Call it a mobile payments idea for the Kardashian age: why not use selfies for payment processing? Amazon thinks it’s the way to go: The e-tailer is looking to patent the ability to authenticate a payment using a selfie.
According to a newly-filed patent application, Amazon shoppers would be able to authorize a purchase using a photo instead of a password.
“A computing device might capture an image of a user and analyze that image to attempt to recognize the user using facial recognition software,” Amazon said in the application.
As Amazon explains in the filing, facial recognition allows its users to move beyond passwords, which can be stolen or brute-forced, and which are susceptible to lazy end-user behavior (“password1” is sadly al too popular of a choice, which hands hackers a gift-wrapped opportunity). And, there’s a user experience aspect: On mobile devices, it’s really annoying to have to enter a password over and over.
In many ways, the move is a perfect example of how financial institutions and other businesses are looking for new ways to improve their customers’ mobile experience, particularly when it comes to younger consumers. Consumers already interact with their banks, insurance companies and other businesses by using their mobile camera to deposit checks, pay bills, snap pictures of documents to auto-populate data into forms, and yes, snap selfies to verify their identity.
Research seems to support the effort. A survey of millennials from Lexis Nexis, entitled “Millennials, Selfies and The Changing Face of Mobile Commerce,” found that 87% never let their smartphone leave their side and that millennials increasingly want the important processes in their lives—from enrolling in classes to signing up for healthcare—to be simplified by snapping photos with the mobile camera to auto populate data or verify their identity.
In fact, nearly half (48%) of respondents indicated they would like to do more banking with a snapshot, while one-third said they would like nearly every industry to adopt more mobile imaging functionality.

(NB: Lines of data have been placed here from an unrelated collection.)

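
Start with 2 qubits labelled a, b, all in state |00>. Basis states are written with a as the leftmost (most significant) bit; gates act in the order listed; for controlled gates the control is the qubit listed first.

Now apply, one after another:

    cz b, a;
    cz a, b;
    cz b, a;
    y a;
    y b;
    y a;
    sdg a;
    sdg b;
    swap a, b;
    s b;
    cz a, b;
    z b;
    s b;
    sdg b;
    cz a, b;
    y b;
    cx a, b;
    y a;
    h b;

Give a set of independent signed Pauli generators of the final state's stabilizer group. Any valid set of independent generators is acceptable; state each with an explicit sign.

The stabilizer group can be generated by +IX, +ZI, among other valid generating sets.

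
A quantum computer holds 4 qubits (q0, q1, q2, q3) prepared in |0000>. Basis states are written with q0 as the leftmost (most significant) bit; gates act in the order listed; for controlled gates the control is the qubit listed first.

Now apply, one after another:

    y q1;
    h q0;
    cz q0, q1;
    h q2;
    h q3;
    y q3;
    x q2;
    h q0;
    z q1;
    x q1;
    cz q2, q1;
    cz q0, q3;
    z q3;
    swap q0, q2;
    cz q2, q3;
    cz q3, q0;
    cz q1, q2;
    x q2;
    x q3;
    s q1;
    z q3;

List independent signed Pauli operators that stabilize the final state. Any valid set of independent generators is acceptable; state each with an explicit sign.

The stabilizer group can be generated by -XIIZ, -ZIIX, +IZII, +IIZI, among other valid generating sets.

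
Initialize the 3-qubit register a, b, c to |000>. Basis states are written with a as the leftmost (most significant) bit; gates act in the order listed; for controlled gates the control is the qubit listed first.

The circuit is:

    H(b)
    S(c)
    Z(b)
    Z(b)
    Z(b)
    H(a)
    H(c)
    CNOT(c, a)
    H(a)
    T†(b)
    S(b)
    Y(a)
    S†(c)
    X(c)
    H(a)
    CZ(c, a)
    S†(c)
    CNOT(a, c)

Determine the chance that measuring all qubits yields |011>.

The probability of measuring |011> is 1/8.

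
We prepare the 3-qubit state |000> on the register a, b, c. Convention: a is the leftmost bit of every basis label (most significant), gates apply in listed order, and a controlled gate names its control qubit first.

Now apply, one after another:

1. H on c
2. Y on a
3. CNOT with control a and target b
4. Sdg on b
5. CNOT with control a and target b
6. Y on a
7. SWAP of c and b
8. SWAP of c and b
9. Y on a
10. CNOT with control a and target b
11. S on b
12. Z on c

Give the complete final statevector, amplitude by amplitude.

After the circuit, the state carries amplitude sqrt(2)*I/2 on |110>, -sqrt(2)*I/2 on |111>, and 0 on every other basis state. Key observation: the block from step 4 through step 11 cancels to the identity and can be dropped.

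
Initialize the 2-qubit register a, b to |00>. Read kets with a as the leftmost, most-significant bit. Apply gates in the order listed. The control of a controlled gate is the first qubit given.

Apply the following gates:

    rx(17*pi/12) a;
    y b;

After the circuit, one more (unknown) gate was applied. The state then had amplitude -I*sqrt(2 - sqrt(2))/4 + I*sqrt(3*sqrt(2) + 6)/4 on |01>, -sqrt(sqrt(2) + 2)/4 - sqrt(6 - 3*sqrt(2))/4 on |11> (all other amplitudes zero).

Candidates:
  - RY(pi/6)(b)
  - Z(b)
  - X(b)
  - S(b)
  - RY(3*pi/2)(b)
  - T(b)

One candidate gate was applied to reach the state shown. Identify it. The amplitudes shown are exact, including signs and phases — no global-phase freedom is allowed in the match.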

Amazon isn’t alone in the idea. MasterCard has partnered with the bigwigs in the smartphone space, including market leaders Apple and Google, BlackBerry, Microsoft/Nokia and Samsung, to allow customers to pay by selfie when making online purchases. The program will go live in 14 countries this summer.
At checkout, users will be asked to hold up their phone and snap a photo, after which facial recognition software will either allow or disallow the transaction. The facial recognition scan won’t be saved on MasterCard servers; rather, it’s converted into a code for secure transit, which can’t be used to reconstruct a picture of the user’s face once created.
Jack Ma, the founder and executive chairman of the Chinese e-commerce behemoth Alibaba, debuted the same idea at CeBIT last year. Onstage, he demonstrated the function by scanning his face and, via mobile facial recognition, using the scan as a digital signature to purchase a German stamp online. The service, called "Smile to Pay," will be incorporated into the company’s Alipay Wallet NFC service in China, with other markets likely to follow.
Of course, there is some question as to how much safer than passwords this really is. When facial recognition is used as standalone authentication mechanism, there can be serious security concerns. Facial recognition has been fooled in the past by simply holding up photographs of the user, or with animated gifs. But, arguably, it’s more secure than simply requiring the verification code on the back of a credit card when buying stuff online, or a signature in-store. But, a PIN may still be the safest way to go.